As Okera is a Kubernetes application, all Okera services run in containers. Within a cluster, components are run replicated meaning failures are transparent to end-users. Okera leverages Kubernetes to repair these failures automatically. Traffic is automatically routed to the remaining replicas and failed containers are restarted, potentially on a different VM if required.
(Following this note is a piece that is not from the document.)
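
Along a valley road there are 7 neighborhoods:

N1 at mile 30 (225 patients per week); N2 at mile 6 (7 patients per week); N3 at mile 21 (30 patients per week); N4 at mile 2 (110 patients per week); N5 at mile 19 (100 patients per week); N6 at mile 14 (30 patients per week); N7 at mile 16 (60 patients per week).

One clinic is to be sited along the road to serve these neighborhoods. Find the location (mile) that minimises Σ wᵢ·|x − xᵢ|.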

This is handled automatically by any deployment and requires no operator setup and results in no observable downtime.

VM failure

Failure of a VM is handled similarly to a container failure. Kubernetes will automatically route traffic to the remaining replicas and move replicas to the remaining machines as necessary. This results in no observable downtime. While the cluster is repairing, there is reduced capacity. For example, a 20 node cluster with 2 failed nodes, operates with the capacity of an 18 node cluster.

Okera does not directly manage the infrastructure at the VM level and instead, relies on the cloud provider’s primitives to do so. Okera is well designed to take advantage of those. For example, on AWS, it is advised to run the Okera Kubernetes cluster either in EKS or by managing the VMs in an auto-scaling group (ASG). Similarly on Azure, the only supported deployment is on top of AKS. In any of these deployment options, the cloud provider’s repair will trigger to repair the VM and once the VM is available, it will automatically be integrated into the Okera cluster which completes the repair. No manual intervention is required.

The only requirement for the operator is to use one of the supported deployment options.

AZ Failure

There are two strategies to support HA in the presence of AZ failures.

  1. Deploy each Kubernetes cluster across multiple AZs
  2. Deploy multiple Kubernetes clusters in different AZs

For option 1, we recommend leveraging EKS or AKS which handles this scenario automatically. The Kubernetes master is run across AZs. In this case, the failure is handled identically as the VM failures although the time to repair the cluster to full operations will likely be longer as more VMs need to be provisioned.

Note: In AWS, if you are not using EKS, we currently do not support multi-AZ clusters if using AWS auto-scaling groups (ASG) directly.

This option requires no operator setup besides using the cloud-managed Kubernetes deployment options.

For option 2, simply deploy multiple Okera clusters in different AZs and then add a load balancer across them. This would be an active-active configuration which is supported. If active-passive is desired, a DNS cname (using, for example, Route53) that is flipped on failure is also possible. This requires the operator to setup the load balancer/cname.

Cluster Failure

To handle the case where an Okera cluster completely fails for whatever reason (e.g. accidentally deleted), we recommend option 2 from the AZ failure section and having a federated Okera deployment.

Region Failure

To handle the case where an entire region fails, the same federated deployment option for cluster failure can be used. From an Okera perspective, there is no difference between region failure and entire cluster failure.

There are however, additional requirements that the operator is responsible for. Okera supports but does not manage or automate these:

  1. Ensuring that the backing RDBMS state is available in the other regions. This can be done by enabling multi-region replication (e.g. Amazon Aurora) or by managing database snapshots and recovering in the new region. Okera expects the metadata to be available in the new region.
  2. Ensuring the data is replicated in the new region. This can be done with bucket replication on AWS for example, Okera provides some benefits for end users as Okera, by the nature of what it does, abstracts away path details for data consumers.